O CBD pode realmente diminuir ou neutralizar os efeitos psicoativos do THC, dependendo de quanto de cada composto é consumido. Muitas pessoas querem os benefícios de saúde da cannabis sem a sensação de chapação – ou com menos barato.
O fato de o CBD ser terapêuticamente potente, além de não intoxicante e fácil de usar na forma de óleo, o torna uma opção de tratamento atraente para quem é cauteloso ao experimentar cannabis pela primeira vez.
CBD: a molécula multiuso
Muitas pessoas estão buscando alternativas aos produtos farmacêuticos com efeitos colaterais adversos – remédios mais sincronizados com os processos naturais. Ao explorar como funcionamos biologicamente em um nível profundo, o CBD pode fornecer alívio para dores crônicas, ansiedade, inflamação, depressão e muitas outras condições.
Uma extensa pesquisa científica – grande parte patrocinada pelo governo dos EUA – e a montagem de relatos anedóticos de pacientes e médicos destacam o potencial do CBD como tratamento para uma ampla gama de doenças, incluindo (mas não limitado a):
• Doenças autoimunes (inflamação, artrite reumatóide)
• Condições neurológicas (Alzheimer, Demências, Parkinson, Esclerose Múltipla, Epilepsia,Coreia de Huntington, Acidente Vascular Cerebral, Lesão Cerebral Traumática)• Síndrome Metabólica (Diabetes, Obesidade)
• Doenças Neuropsiquiátricas (Transtorno do Espectro autista, TDAH, TEPT, Alcoolismo)
• Distúrbios intestinais (Colite, Doença de Crohn)
• Disfunção Cardiovascular (Aterosclerose, Arritmia)
• Doenças de pele (Acne, Dermatites, Psoríase)
O CBD provou efeitos neuro-protetores e suas propriedades anticâncer estão sendo investigadas em vários centros de pesquisa acadêmica nos Estados Unidos e em outros países. Um estudo de câncer cerebral de 2010 realizado por cientistas da Califórnia descobriu que o CBD “aumenta os efeitos inibitórios do THC na proliferação e sobrevivência de células de glioblastoma humano”.
Isso significa que o CBD torna o THC ainda mais potente como substância anticâncer.

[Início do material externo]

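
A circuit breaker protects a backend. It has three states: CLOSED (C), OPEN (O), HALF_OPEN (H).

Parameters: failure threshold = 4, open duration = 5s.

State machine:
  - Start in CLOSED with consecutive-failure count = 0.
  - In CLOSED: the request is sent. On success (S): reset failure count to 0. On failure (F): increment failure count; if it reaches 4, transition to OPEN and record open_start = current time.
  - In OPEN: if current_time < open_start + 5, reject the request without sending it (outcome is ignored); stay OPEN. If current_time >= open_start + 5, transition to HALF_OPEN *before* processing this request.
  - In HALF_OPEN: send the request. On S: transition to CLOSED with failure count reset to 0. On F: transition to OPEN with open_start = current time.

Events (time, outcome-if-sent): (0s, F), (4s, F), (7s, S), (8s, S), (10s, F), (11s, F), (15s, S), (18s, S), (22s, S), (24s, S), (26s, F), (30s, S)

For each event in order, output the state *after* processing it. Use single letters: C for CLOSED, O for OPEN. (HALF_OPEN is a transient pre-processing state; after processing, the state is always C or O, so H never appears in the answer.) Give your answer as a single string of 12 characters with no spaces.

State after each event:
  event#1 t=0s outcome=F: state=CLOSED
  event#2 t=4s outcome=F: state=CLOSED
  event#3 t=7s outcome=S: state=CLOSED
  event#4 t=8s outcome=S: state=CLOSED
  event#5 t=10s outcome=F: state=CLOSED
  event#6 t=11s outcome=F: state=CLOSED
  event#7 t=15s outcome=S: state=CLOSED
  event#8 t=18s outcome=S: state=CLOSED
  event#9 t=22s outcome=S: state=CLOSED
  event#10 t=24s outcome=S: state=CLOSED
  event#11 t=26s outcome=F: state=CLOSED
  event#12 t=30s outcome=S: state=CLOSED

Answer: CCCCCCCCCCCC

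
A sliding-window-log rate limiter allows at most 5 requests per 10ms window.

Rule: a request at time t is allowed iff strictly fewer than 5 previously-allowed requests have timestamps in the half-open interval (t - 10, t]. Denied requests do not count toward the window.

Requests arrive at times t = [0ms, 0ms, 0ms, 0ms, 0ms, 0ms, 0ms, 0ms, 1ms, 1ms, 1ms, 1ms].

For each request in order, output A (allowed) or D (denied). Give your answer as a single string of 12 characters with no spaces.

Answer: AAAAADDDDDDD

Derivation:
Tracking allowed requests in the window:
  req#1 t=0ms: ALLOW
  req#2 t=0ms: ALLOW
  req#3 t=0ms: ALLOW
  req#4 t=0ms: ALLOW
  req#5 t=0ms: ALLOW
  req#6 t=0ms: DENY
  req#7 t=0ms: DENY
  req#8 t=0ms: DENY
  req#9 t=1ms: DENY
  req#10 t=1ms: DENY
  req#11 t=1ms: DENY
  req#12 t=1ms: DENY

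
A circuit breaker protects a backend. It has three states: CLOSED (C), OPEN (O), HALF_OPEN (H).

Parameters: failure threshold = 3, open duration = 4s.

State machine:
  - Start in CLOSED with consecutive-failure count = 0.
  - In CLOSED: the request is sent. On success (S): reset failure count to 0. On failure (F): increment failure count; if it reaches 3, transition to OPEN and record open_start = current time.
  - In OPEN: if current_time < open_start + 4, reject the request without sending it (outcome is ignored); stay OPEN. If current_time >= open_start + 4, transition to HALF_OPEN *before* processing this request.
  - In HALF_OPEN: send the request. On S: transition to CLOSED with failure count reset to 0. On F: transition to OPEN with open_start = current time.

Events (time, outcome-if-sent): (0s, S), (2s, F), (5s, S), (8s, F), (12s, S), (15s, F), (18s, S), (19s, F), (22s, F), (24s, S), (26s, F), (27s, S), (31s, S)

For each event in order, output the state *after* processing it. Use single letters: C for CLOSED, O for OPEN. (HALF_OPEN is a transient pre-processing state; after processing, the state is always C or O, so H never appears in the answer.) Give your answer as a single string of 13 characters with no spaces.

State after each event:
  event#1 t=0s outcome=S: state=CLOSED
  event#2 t=2s outcome=F: state=CLOSED
  event#3 t=5s outcome=S: state=CLOSED
  event#4 t=8s outcome=F: state=CLOSED
  event#5 t=12s outcome=S: state=CLOSED
  event#6 t=15s outcome=F: state=CLOSED
  event#7 t=18s outcome=S: state=CLOSED
  event#8 t=19s outcome=F: state=CLOSED
  event#9 t=22s outcome=F: state=CLOSED
  event#10 t=24s outcome=S: state=CLOSED
  event#11 t=26s outcome=F: state=CLOSED
  event#12 t=27s outcome=S: state=CLOSED
  event#13 t=31s outcome=S: state=CLOSED

Answer: CCCCCCCCCCCCC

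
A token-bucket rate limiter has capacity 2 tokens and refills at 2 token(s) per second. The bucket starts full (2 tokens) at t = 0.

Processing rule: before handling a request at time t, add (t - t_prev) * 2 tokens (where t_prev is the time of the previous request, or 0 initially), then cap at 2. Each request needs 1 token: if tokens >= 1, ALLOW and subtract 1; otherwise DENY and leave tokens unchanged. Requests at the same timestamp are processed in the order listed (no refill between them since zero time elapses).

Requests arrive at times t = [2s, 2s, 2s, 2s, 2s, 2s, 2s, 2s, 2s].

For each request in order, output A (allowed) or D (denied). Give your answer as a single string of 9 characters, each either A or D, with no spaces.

Answer: AADDDDDDD

Derivation:
Simulating step by step:
  req#1 t=2s: ALLOW
  req#2 t=2s: ALLOW
  req#3 t=2s: DENY
  req#4 t=2s: DENY
  req#5 t=2s: DENY
  req#6 t=2s: DENY
  req#7 t=2s: DENY
  req#8 t=2s: DENY
  req#9 t=2s: DENY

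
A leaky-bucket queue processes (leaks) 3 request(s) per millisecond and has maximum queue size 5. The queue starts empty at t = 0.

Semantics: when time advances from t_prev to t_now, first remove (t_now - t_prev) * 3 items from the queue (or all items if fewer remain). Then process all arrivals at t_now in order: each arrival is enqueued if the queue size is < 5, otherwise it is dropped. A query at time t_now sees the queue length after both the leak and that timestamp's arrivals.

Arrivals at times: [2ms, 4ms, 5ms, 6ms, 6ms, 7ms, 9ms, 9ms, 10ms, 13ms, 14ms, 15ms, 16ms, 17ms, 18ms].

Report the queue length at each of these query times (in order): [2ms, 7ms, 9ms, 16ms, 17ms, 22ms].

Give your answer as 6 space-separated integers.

Answer: 1 1 2 1 1 0

Derivation:
Queue lengths at query times:
  query t=2ms: backlog = 1
  query t=7ms: backlog = 1
  query t=9ms: backlog = 2
  query t=16ms: backlog = 1
  query t=17ms: backlog = 1
  query t=22ms: backlog = 0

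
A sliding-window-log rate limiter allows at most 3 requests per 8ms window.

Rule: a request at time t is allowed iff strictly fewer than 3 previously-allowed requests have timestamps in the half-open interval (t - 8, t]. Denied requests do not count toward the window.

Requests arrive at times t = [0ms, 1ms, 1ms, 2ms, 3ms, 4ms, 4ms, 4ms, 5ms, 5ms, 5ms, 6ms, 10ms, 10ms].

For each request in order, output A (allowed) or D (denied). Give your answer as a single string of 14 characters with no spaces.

Tracking allowed requests in the window:
  req#1 t=0ms: ALLOW
  req#2 t=1ms: ALLOW
  req#3 t=1ms: ALLOW
  req#4 t=2ms: DENY
  req#5 t=3ms: DENY
  req#6 t=4ms: DENY
  req#7 t=4ms: DENY
  req#8 t=4ms: DENY
  req#9 t=5ms: DENY
  req#10 t=5ms: DENY
  req#11 t=5ms: DENY
  req#12 t=6ms: DENY
  req#13 t=10ms: ALLOW
  req#14 t=10ms: ALLOW

Answer: AAADDDDDDDDDAA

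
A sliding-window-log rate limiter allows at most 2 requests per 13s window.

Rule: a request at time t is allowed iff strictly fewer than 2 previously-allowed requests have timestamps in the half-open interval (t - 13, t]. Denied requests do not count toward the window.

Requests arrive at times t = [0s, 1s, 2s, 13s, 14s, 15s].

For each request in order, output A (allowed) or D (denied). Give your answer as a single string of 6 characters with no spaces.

Tracking allowed requests in the window:
  req#1 t=0s: ALLOW
  req#2 t=1s: ALLOW
  req#3 t=2s: DENY
  req#4 t=13s: ALLOW
  req#5 t=14s: ALLOW
  req#6 t=15s: DENY

Answer: AADAAD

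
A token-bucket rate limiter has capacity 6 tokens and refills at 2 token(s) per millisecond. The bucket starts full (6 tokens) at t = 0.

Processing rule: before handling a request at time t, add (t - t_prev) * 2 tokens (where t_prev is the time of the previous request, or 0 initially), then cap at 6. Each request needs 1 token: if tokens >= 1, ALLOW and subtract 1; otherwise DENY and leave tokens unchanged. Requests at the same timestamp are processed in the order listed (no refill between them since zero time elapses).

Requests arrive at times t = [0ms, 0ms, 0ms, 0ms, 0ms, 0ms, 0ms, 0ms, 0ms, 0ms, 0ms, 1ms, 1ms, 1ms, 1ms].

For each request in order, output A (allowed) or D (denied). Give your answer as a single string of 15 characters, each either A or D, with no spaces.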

Também em 2010, pesquisadores alemães relataram que o CBD estimula a neurogênese, o crescimento de novas células cerebrais, em mamíferos adultos.
Como funciona o CBD?
Uma das principais maneiras pelas quais CBD e THC nos afetam é imitando e aumentando os efeitos dos compostos em nossos corpos chamados “canabinoides endógenos” – assim chamados por causa de sua semelhança
com os compostos encontrados na planta de cannabis.
Esses “endocanabinoides” fazem parte de um sistema regulatório chamado “sistema endocanabinoide”. A descoberta do sistema endocanabinoide avançou significativamente nossa compreensão de saúde e doença.
Ele tem implicações importantes para quase todas as áreas da ciência médica e ajuda a explicar como e por que o CBD e o THC são compostos tão versáteis – e por que a cannabis é uma planta que altera o humor e é amplamente consumida, apesar de seu statusi legal.
O sistema endocanabinoide desempenha um papel crucial na regulação de uma ampla gama de processos fisiológicos que afetam nossa experiência cotidiana – nosso humor, nosso nível de energia, nosso trânsito intestinal, atividade imunológica, pressão arterial, densidade óssea, metabolismo da glicose, como sentimos dor, estresse, fome e muito mais.
O que acontece se o sistema endocanabinoide não funcionar corretamente Quais são as consequências de um sistema endocanabinoide cronicamente deficiente ou hiperativo? Em uma palavra: doença.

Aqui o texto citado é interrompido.